When Kathy Joseph was first getting into wine making almost 34 years ago, there weren’t as many women mentors there are today. In fact, with her success producing sauvignon blanc and pinot noir from both California’s Santa Barbara County and Oregon’s Willamette Valley, she has become one. What she did have, however, was her own version of the traditional entrepreneurial recipe: curiosity, perseverance and more than a little fearlessness.
Her first great mentor, a then-lone wolf named Zelma Long, gave her essential lessons in tasting wine, not to mention evoking what it might look like to be feminine in a world that included work boots, mud, fork lifts and tractors. Later male mentors guided her through vineyards and wineries in many corners of Napa and Sonoma, not to mention toward grad school in the viticulture program at UC Davis—until she decided she didn’t want to be in those familiar wine places at all.
“I had to find a niche,” Joseph says. “I wanted to find places that had promise and where I could be part of their recognition. I had made all those other wines, and I believed I could make them well in a new place.”
Or, as it turned out, two new places. Joseph was part of the wine revolutions that turned both Santa Barbara and Willamette into destinations for pinot noir. Both are different terroirs, so the pinots they serve up are different from one another. What they do that’s important is reflect upon their regions, upon their now-famous terroirs, in a dazzling way.
At Fiddlehead Cellars, Joseph produces Santa Barbara pinot noirs most notably from Fiddlestix Vineyard in the Santa Rita Hills; and true to their cool climate, the result features notes of cherry cola, star anise and white pepper.

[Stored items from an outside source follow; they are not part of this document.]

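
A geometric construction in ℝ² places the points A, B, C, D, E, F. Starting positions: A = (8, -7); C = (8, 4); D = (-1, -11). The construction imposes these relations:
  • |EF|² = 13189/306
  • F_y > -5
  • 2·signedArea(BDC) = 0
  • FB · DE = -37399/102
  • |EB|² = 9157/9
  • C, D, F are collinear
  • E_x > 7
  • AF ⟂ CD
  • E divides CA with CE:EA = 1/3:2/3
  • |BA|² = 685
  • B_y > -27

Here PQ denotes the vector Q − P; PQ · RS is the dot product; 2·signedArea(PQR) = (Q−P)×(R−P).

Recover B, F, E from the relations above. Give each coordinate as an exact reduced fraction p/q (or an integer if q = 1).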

Her wines from Oregon, she says, are more feminine, with earthiness and tobacco notes from the valley’s volcanic soils. At one time Joseph traveled to Oregon each year to make them with leased equipment, but then learned her personal results were better if she transported the grapes 900 miles south to Santa Barbara. The one trade-off was that, because of labeling laws, she could then call these wines only “Oregon pinot noir,” even though all the grapes come from a single vineyard in a single district.
Along the way, Joseph has also found time to produce sauvignon blanc, the wonderful white grape of Bordeaux, as though to balance her preeminence with pinot noir, the wonderful red grape of Burgundy. Different iterations of her sauvignon blanc run the gamut from Old World in the style of the Loire Valley to New World with a nod to New Zealand. And she even makes an easygoing (but vineyard-designated) rose called Pink Fiddle that rivals those so popular in Provence.
For all the masculine work boots, mud, fork lifts and tractors filling her life, Joseph launches her rose each year with an everything-pink party the Saturday before Valentine’s Day. “What you don’t know,” she laughs, “is that I’m famous for my parties.”